Ich fand sie immer ziemlich groß, gerade im Verhältnis zur Größe der Stadt. Es gibt viele Wollwarengeschäfte, die alle ihre eigenen Handwerksgemeinschaften haben. Es leben auch viele Designer:innen von Strickmustern hier, die in der internationalen Strickszene bekannt sind. Über das Stricken hinaus gibt es allerdings eine große Vielfalt. Es scheint eine Spaltung zu geben in „Kunsthandwerk“ und „Textilkunst“. Ich glaube, es besteht ziemlicher Druck, sich als „Textilkünstler:in“ zu identifizieren, um mehr Ansehen oder Glaubwürdigkeit zu gewinnen, also schon eine Art Hierarchie zwischen den beiden Szenen. Wo ich jetzt arbeite, befinde ich mich im Zwischenbereich, aber ich fühle mich ehrlich gesagt wohler mit der Bezeichnung „textile Kunsthandwerkerin“, weil sie meine Herangehensweise besser beschreibt.

Was bedeutet es heutzutage, Dinge von Hand und mit natürlichen Materialien herzustellen?

Ich glaube, dadurch, dass immer mehr Menschen von der Natur abkoppelt sind und sich stärker den Welten und Systemen zuordnen, die wir selbst geschaffen haben, entsteht ein Gefühl von Sinnverlust oder fehlender Erfüllung.
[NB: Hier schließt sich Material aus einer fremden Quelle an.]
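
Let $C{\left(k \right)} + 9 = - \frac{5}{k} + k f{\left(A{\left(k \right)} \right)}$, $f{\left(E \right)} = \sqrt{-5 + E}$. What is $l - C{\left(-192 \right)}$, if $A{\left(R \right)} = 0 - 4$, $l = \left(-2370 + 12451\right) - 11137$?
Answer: $- \frac{201029}{192} + 576 i \approx -1047.0 + 576.0 i$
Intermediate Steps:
$l = -1056$ ($l = 10081 - 11137 = -1056$)
$A{\left(R \right)} = -4$ ($A{\left(R \right)} = 0 - 4 = -4$)
$C{\left(k \right)} = -9 - \frac{5}{k} + 3 i k$ ($C{\left(k \right)} = -9 + \left(- \frac{5}{k} + k \sqrt{-5 - 4}\right) = -9 + \left(- \frac{5}{k} + k \sqrt{-9}\right) = -9 + \left(- \frac{5}{k} + k 3 i\right) = -9 + \left(- \frac{5}{k} + 3 i k\right) = -9 - \frac{5}{k} + 3 i k$)
$l - C{\left(-192 \right)} = -1056 - \left(-9 - \frac{5}{-192} + 3 i \left(-192\right)\right) = -1056 - \left(-9 - - \frac{5}{192} - 576 i\right) = -1056 - \left(-9 + \frac{5}{192} - 576 i\right) = -1056 - \left(- \frac{1723}{192} - 576 i\right) = -1056 + \left(\frac{1723}{192} + 576 i\right) = - \frac{201029}{192} + 576 i$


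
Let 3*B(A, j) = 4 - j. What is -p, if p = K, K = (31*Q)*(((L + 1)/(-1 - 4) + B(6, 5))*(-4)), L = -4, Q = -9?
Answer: -1488/5 ≈ -297.60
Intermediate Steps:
B(A, j) = 4/3 - j/3 (B(A, j) = (4 - j)/3 = 4/3 - j/3)
K = 1488/5 (K = (31*(-9))*(((-4 + 1)/(-1 - 4) + (4/3 - ⅓*5))*(-4)) = -279*(-3/(-5) + (4/3 - 5/3))*(-4) = -279*(-3*(-⅕) - ⅓)*(-4) = -279*(⅗ - ⅓)*(-4) = -372*(-4)/5 = -279*(-16/15) = 1488/5 ≈ 297.60)
p = 1488/5 ≈ 297.60
-p = -1*1488/5 = -1488/5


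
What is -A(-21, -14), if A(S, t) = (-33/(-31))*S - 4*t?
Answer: -1043/31 ≈ -33.645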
Ich bin nicht gegen Technologie, aber ich will Gleichgewicht, ich will eine Verbindung mit der Erde, und die kann ich bekommen, indem ich mich durch handwerkliche Arbeit meiner Umwelt annähere. Der Einsatz von natürlichen Materialien, die ich selbst in Gärten sammle, kann eine Art verkörpertes Wissen über Jahreszeiten, Umgebungen und Leben schaffen, das ich nicht bei einem Schreibtischjob oder online finden kann. Dinge mit der Hand herzustellen ist eine eigentümliche Sache, es erdet dich, gibt dir eine Perspektive, und ich finde, es macht Spaß! Im Moment fühle ich das stärker bei der Arbeit mit anderen Materialien, aber ich habe diese Reise mit dem Stricken begonnen, und wenn ich Garn und Wolle von Tieren benutze, die ich kenne oder deren Herkunft ich direkt nachvollziehen kann, bekomme ich ein Gefühl für das große Ganze. Ich glaube, viele Leute bemerken das gerade und machen sich auf den Weg herauszufinden, wo sich das Gleichgewicht für sie befindet.
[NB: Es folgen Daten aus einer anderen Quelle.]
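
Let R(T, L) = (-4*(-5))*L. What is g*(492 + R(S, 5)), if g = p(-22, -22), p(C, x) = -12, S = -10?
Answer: -7104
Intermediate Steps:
R(T, L) = 20*L
g = -12
g*(492 + R(S, 5)) = -12*(492 + 20*5) = -12*(492 + 100) = -12*592 = -7104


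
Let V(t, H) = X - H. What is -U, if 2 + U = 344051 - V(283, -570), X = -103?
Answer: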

Du warst länger in Mexiko, Island und Schottland, um mehr über die dortigen Textiltraditionen zu lernen. Wie beeinflusst das deine Arbeit?
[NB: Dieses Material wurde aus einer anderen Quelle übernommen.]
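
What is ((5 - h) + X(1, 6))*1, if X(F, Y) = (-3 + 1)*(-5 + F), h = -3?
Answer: 16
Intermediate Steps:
X(F, Y) = 10 - 2*F (X(F, Y) = -2*(-5 + F) = 10 - 2*F)
((5 - h) + X(1, 6))*1 = ((5 - 1*(-3)) + (10 - 2*1))*1 = ((5 + 3) + (10 - 2))*1 = (8 + 8)*1 = 16*1 = 16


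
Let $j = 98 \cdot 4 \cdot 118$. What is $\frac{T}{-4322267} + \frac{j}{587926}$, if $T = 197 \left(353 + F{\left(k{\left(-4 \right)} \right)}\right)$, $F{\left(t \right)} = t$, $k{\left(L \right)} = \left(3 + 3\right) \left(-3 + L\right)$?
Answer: $\frac{81955160055}{1270586574121} \approx 0.064502$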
Seitdem ich wieder zu Hause bin, habe ich festgestellt, dass ich viel mehr über meine eigene Herkunft im Zusammenhang mit Textilien nachdenke. Ich habe Vorfahren aus Schottland und aus Skandinavien, und beide Traditionen gefallen mir sehr. Ich beschäftige mich gern mit traditionellen Textilien, fertige manchmal darauf basierende Werke an und nutze sie, um einen neuen Blick auf die Dinge meines alltäglichen Lebens und meiner Umgebung heute zu bekommen. Ich finde es auch einfach schön zu sehen, was für tolle Dinge Leute machen und  auf was für spannende Ideen sie kommen, das ist einer der Gründe, weshalb ich so gern reise und mir dabei Textilien anschaue.

Erzählen deine Textilien Geschichten?

Mir auf jeden Fall! Immer, wenn ich etwas sehe, das ich gemacht habe, sehe ich auch seine Geschichte: Wann und wo ich das Garn gekauft, das Muster ausgesucht oder die Materialien geschenkt bekommen habe, wann ich daran gearbeitet habe, wie ich mich dabei gefühlt habe, was gerade los war, wie langsam alles zusammengekommen ist. Und dann erinnere ich mich meistens daran, wie ich das Textil später benutzt habe, das Gefühl von Erfolg und Stolz. Wenn ich ein Stück behalte und benutze, sammelt es immer mehr Geschichten an. Ich trage gerade den Pullover, den ich in Island gestrickt und für den Rest meiner Reise durch Europa getragen habe. Wenn ich ihn anhabe, sammle ich neue Geschichten und rufe mir alte ins Gedächtnis. Der Pullover trägt alles Mögliche in sich, vom Bergsteigen über die Suche nach verlorenen Lämmern bis zu Mathehausaufgaben! Es geht also mehr um die persönliche Bedeutung, ich kann deshalb nicht sicher sagen, was jemand anderes beim Blick auf ein bestimmtes Teil empfindet. Es wäre wahrscheinlich weniger greifbar, obwohl ich selbst immer versuche, mir diese persönlichen Geschichten vorzustellen, wenn ich ein Textil betrachte.